Le budget proposé par le Pentagone pour l’exercice 2026 dépasse le trillion de dollars, dont 179 milliards sont spécifiquement dédiés à la recherche, au développement, aux essais et à l’évaluation. Cette enveloppe ne sert pas à l’achat d’équipements classiques tels que les avions, chars, navires ou missiles, mais finance les programmes et technologies qui détermineront les résultats des conflits futurs.
représentant près de 20 % du budget total de la défense américaine, cette demande de fonds pour la recherche et développement (R&D) est la plus importante jamais formulée par le Pentagone. Elle offre une perspective claire sur les orientations stratégiques envisagées par les planificateurs militaires américains, axées principalement sur la survie, la vitesse et l’autonomie.
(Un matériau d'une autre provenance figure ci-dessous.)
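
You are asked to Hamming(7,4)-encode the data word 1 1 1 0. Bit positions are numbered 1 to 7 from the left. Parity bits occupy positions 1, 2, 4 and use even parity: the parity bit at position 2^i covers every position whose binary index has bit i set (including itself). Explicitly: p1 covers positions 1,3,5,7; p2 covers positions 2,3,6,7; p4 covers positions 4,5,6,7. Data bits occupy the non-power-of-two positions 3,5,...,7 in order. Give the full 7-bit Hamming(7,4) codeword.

Place data bits at non-power-of-two positions: b3=1, b5=1, b6=1, b7=0.
p1 = XOR of data positions {3,5,7} = 1⊕1⊕0 = 0
p2 = XOR of data positions {3,6,7} = 1⊕1⊕0 = 0
p4 = XOR of data positions {5,6,7} = 1⊕1⊕0 = 0
Codeword b1..b7 = 0010110

0010110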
Les axes principaux de ce budget R&D incluent :
- Le bombardier furtif B-21 Raider, dans le cadre du programme Long Range Strike Bomber ;
- Les drones « loyal wingman » développés par l’US Air Force dans le programme Collaborative Combat Aircraft (CCA) ;
- Le développement de missiles hypersoniques pour toutes les branches des forces armées ;
- L’intelligence artificielle et l’autonomie ;
- Enfin, 40 milliards de dollars sont alloués à des projets classifiés.
Un point capital dans cette proposition concerne l’aviation autonome. Le programme « loyal wingman » de l’US Air Force, incarné par des aéronefs comme le MQ-28 « Ghost Bat » et le XQ-58 « Valkyrie », vise à déployer des avions sans pilote capables d’opérer en essaims avec les F-22, F-35, ainsi que les avions ravitailleurs et cargos. Ces drones doivent pouvoir transporter et déployer des armes, brouiller les systèmes électroniques ennemis et étendre la portée opérationnelle des forces américaines.
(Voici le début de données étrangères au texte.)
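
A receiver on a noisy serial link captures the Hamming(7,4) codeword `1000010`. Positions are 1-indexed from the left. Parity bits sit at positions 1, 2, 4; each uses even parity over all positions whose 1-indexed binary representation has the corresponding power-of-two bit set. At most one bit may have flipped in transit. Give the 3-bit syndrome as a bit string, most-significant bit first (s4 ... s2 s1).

s1: b1⊕b3⊕b5⊕b7 = 1⊕0⊕0⊕0 = 1
s2: b2⊕b3⊕b6⊕b7 = 0⊕0⊕1⊕0 = 1
s4: b4⊕b5⊕b6⊕b7 = 0⊕0⊕1⊕0 = 1
Syndrome (s4...s1) = 111 → position 7.

111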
Parallèlement, d’autres branches progressent dans le développement d’essaims de drones dans le cadre de l’initiative « Replicator ». Ce programme prioritaire vise à produire des milliers de drones peu coûteux et facilement remplaçables. Ces appareils ont pour mission d’inonder les défenses adverses, d’effectuer des reconnaissances et d’accroître la capacité de projection des forces américaines, tirant les leçons des conflits récents, notamment en Ukraine.
Au sommet de la hiérarchie aéronautique se trouve le programme Long Range Strike Bomber et le B-21 Raider. Contrairement aux petits drones, le Raider est conçu pour pénétrer profondément dans des espaces aériens contestés, équipé d’armes conventionnelles et nucléaires. À l’instar de ses prédécesseurs, le B-2 et le B-1, il constituera une pièce maîtresse de la triade nucléaire des États-Unis. Plusieurs exemplaires sont déjà en vol pour des essais, mais le Pentagone prévoit d’investir 4,7 milliards de dollars supplémentaires en R&D, signe que le développement se poursuit activement.
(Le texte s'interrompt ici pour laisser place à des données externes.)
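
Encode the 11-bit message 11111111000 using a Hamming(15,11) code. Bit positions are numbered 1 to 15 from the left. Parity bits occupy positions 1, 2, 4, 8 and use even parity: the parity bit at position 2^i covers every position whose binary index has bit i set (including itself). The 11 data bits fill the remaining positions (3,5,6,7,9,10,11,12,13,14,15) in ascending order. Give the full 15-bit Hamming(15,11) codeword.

Place data bits at non-power-of-two positions: b3=1, b5=1, b6=1, b7=1, b9=1, b10=1, b11=1, b12=1, b13=0, b14=0, b15=0.
p1 = XOR of data positions {3,5,7,9,11,13,15} = 1⊕1⊕1⊕1⊕1⊕0⊕0 = 1
p2 = XOR of data positions {3,6,7,10,11,14,15} = 1⊕1⊕1⊕1⊕1⊕0⊕0 = 1
p4 = XOR of data positions {5,6,7,12,13,14,15} = 1⊕1⊕1⊕1⊕0⊕0⊕0 = 0
p8 = XOR of data positions {9,10,11,12,13,14,15} = 1⊕1⊕1⊕1⊕0⊕0⊕0 = 0
Codeword b1..b15 = 111011101111000

111011101111000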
Dans l’éventualité où le B-21 ne pourrait atteindre une cible, les armes hypersoniques devraient assurer cette mission. À ce titre, environ 4,1 milliards de dollars sont dédiés à leur recherche et développement. Ces missiles, capables de dépasser Mach 5 et d’effectuer des manœuvres en vol, sont très difficiles à intercepter. La Russie et la Chine possèdent déjà plusieurs armes hypersoniques opérationnelles, et la Russie aurait utilisé un missile de ce type en 2024. Parmi les programmes américains figurent le Conventional Prompt Strike de la Marine et le Dark Eagle de l’Armée de Terre, visant à mettre en service des capacités de frappe hypersonique précises et fiables.
À la défense contre ces nouvelles menaces, presque 450 millions de dollars sont investis, soit plus du double des crédits de l’an dernier. Bien que des systèmes comme Patriot et THAAD soient performants, leur efficacité face à des missiles manœuvrables à très haute vitesse reste incertaine. De nouveaux intercepteurs et des satellites de suivi sont donc nécessaires pour combler cette lacune.
La plus grande part du budget R&D, soit environ 40 milliards de dollars, est destinée à des projets classifiés. Si leur contenu exact demeure inconnu, ils impliquent probablement des drones avancés, des systèmes de guerre électronique et de renseignement électromagnétique, des plateformes furtives de nouvelle génération, ainsi que des capacités cybernétiques. Parmi les réalisations précédentes issues de ce « budget noir » figurent le F-117 Nighthawk, le drone RQ-170 Sentinel et le navire expérimental furtif Sea Shadow.